Ultimately, the root problem is that we kept seeing the same players in the backfield even as they weren’t progressing. Most of them came from the last staff, too. Dean is the only Mullen recruit to get a starter’s amount of playing time.
Huggins and WR/DB prospect Justin Watkins from 2018 were dismissed. Randy Russell from the same class was medically disqualified the month he enrolled, and Burney, originally a safety prospect, moved up to linebacker. Chris Steele from 2019 transferred, and looking ahead, Chester Kimbrough from ’19 is in the portal out of frustration with playing time.
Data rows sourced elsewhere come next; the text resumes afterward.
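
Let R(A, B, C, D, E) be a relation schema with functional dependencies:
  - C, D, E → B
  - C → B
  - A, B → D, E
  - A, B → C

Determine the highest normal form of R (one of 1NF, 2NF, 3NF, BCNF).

3NF

Candidate keys: {A, B}, {A, C}. Prime attributes: {A, B, C}.
For C, D, E → B we have {C, D, E}⁺ = {B, C, D, E}; {C, D, E} is not a superkey, so BCNF fails.
Since {B} ⊆ prime attributes and every other non-superkey FD also has a prime right side, the schema is in 3NF.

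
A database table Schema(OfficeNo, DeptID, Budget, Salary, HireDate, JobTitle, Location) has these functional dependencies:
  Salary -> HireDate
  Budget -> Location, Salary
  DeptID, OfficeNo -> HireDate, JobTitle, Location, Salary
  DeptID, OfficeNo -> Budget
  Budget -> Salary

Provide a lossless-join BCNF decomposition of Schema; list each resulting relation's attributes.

{Budget, DeptID, JobTitle, OfficeNo}; {Budget, Location, Salary}; {HireDate, Salary}

Candidate key of the original relation: {DeptID, OfficeNo}.
{Budget, DeptID, HireDate, JobTitle, Location, OfficeNo, Salary}: {Salary} determines {HireDate, Salary} here but is not a superkey — split on Salary -> HireDate, giving {HireDate, Salary} and {Budget, DeptID, JobTitle, Location, OfficeNo, Salary}.
{HireDate, Salary}: every determinant is a superkey — BCNF.
{Budget, DeptID, JobTitle, Location, OfficeNo, Salary}: {Budget} determines {Budget, Location, Salary} here but is not a superkey — split on Budget -> Location, Salary, giving {Budget, Location, Salary} and {Budget, DeptID, JobTitle, OfficeNo}.
{Budget, Location, Salary}: every determinant is a superkey — BCNF.
{Budget, DeptID, JobTitle, OfficeNo}: every determinant is a superkey — BCNF.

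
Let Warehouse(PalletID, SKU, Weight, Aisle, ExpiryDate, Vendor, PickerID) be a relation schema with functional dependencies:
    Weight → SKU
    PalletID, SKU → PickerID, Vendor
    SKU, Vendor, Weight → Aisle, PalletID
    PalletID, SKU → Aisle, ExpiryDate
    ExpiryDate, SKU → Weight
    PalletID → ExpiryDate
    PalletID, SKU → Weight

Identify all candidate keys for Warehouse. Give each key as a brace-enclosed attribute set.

{ExpiryDate, SKU, Vendor}, {PalletID, SKU}, {PalletID, Weight}, {Vendor, Weight}

{PalletID, SKU} is a candidate key since {PalletID, SKU}⁺ = {Aisle, ExpiryDate, PalletID, PickerID, SKU, Vendor, Weight} covers every attribute.
{PalletID, Weight} is a candidate key since {PalletID, Weight}⁺ = {Aisle, ExpiryDate, PalletID, PickerID, SKU, Vendor, Weight} covers every attribute.
{Vendor, Weight} is a candidate key since {Vendor, Weight}⁺ = {Aisle, ExpiryDate, PalletID, PickerID, SKU, Vendor, Weight} covers every attribute.
{ExpiryDate, SKU, Vendor} is a candidate key since {ExpiryDate, SKU, Vendor}⁺ = {Aisle, ExpiryDate, PalletID, PickerID, SKU, Vendor, Weight} covers every attribute.
These are minimal and exhaustive — every other superkey contains one of them.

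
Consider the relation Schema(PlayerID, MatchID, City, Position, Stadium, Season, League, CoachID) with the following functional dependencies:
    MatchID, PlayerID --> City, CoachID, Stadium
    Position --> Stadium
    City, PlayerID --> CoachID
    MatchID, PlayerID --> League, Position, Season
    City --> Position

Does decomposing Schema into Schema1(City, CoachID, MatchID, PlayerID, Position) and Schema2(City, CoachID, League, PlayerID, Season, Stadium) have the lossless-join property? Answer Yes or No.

No

Common attributes: {City, CoachID, PlayerID}; their closure is {City, CoachID, PlayerID, Position, Stadium}.
Neither Schema1 nor Schema2 is contained in that closure, so the decomposition is lossy.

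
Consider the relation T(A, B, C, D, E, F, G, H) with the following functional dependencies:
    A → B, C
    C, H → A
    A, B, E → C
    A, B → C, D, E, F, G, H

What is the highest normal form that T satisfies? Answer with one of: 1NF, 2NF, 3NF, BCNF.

Candidate keys: {A}, {C, H}. Prime attributes: {A, C, H}.
Each dependency's left side is a superkey — BCNF holds.

BCNF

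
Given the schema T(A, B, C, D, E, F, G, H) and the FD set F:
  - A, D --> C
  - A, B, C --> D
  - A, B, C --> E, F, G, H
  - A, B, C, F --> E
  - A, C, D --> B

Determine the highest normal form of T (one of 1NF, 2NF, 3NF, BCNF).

Candidate keys: {A, B, C}, {A, D}. Prime attributes: {A, B, C, D}.
Every FD has a superkey on the left, so the relation is in BCNF.

BCNF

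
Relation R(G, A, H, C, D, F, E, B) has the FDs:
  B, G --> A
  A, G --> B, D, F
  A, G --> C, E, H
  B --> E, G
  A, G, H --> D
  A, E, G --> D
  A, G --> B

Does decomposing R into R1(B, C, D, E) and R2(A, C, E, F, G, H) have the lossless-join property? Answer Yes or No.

No

R1 ∩ R2 = {C, E}; its closure under F is {C, E}.
R1 ⊄ {C, E} and R2 ⊄ {C, E}, so the split is lossy.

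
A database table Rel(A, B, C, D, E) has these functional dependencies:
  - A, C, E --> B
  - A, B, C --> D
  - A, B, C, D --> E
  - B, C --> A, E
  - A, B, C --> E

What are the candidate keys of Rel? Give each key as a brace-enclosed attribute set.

{C} never appears on the right of any FD, so every key must include it.
{B, C} is a candidate key since {B, C}⁺ = {A, B, C, D, E} covers every attribute.
{A, C, E} is a candidate key since {A, C, E}⁺ = {A, B, C, D, E} covers every attribute.
No proper subset of any of these is a key, and no other minimal superkey exists.

{A, C, E}, {B, C}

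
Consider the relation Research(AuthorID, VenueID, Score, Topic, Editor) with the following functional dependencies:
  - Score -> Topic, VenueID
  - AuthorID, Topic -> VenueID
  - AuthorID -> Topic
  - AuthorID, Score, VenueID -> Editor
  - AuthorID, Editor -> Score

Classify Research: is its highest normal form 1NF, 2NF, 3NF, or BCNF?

1NF

Candidate keys: {AuthorID, Editor}, {AuthorID, Score}. Prime attributes: {AuthorID, Editor, Score}.
For Score -> Topic, VenueID we have {Score}⁺ = {Score, Topic, VenueID}; {Score} is not a superkey, so BCNF fails.
Score -> Topic, VenueID determines the non-prime attributes {Topic, VenueID} from a non-superkey — 3NF is violated.
The proper key subset {AuthorID} of {AuthorID, Editor} determines non-prime {Topic, VenueID}, so the relation is not even in 2NF.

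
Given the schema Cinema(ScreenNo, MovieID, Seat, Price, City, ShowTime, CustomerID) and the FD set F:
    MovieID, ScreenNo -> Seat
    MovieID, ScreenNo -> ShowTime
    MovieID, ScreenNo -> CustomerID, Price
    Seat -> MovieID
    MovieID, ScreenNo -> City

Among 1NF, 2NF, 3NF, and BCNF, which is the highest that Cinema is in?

3NF

Candidate keys: {MovieID, ScreenNo}, {ScreenNo, Seat}. Prime attributes: {MovieID, ScreenNo, Seat}.
Seat -> MovieID breaks BCNF: {Seat}⁺ = {MovieID, Seat}, so {Seat} is not a superkey.
Its right-hand attributes {MovieID} are all prime, as are those of every other non-superkey FD — the relation is in 3NF.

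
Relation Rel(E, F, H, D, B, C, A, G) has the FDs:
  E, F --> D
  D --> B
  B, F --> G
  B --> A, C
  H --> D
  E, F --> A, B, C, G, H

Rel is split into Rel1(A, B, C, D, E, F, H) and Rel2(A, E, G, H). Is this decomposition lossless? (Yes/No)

No

Rel1 ∩ Rel2 = {A, E, H}; its closure under F is {A, B, C, D, E, H}.
The closure covers neither Rel1 nor Rel2 entirely; the join is not lossless.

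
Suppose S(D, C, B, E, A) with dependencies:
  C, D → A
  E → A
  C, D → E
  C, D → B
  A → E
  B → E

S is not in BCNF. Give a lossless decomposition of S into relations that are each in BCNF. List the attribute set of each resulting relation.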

A combination of attrition, slow player development, and Mullen’s longstanding preference for seniority and experience meant that no young players ever rose up to definitively take spots away from those same old veteran players. Which meant they got the same old results over and over.
The expectations and standards are higher in Gainesville than they were in Starkville. I can’t prove it beyond a shadow of a doubt, but I think a case could be made that Mullen hasn’t entirely adjusted to that reality. Firing obviously underperforming assistants is a start, but it’s not sufficient. If Mullen is going to live up to The Gator Standard, everyone else around him is going to need to as well.
English and Gray weren’t the only ones not meeting the standard, so canning them won’t fix everything. We’ll see how long it takes for Mullen to make more moves, but I absolutely don’t expect him to do everything that’d be required to get there. He’ll have to prove he can win big in spite of that.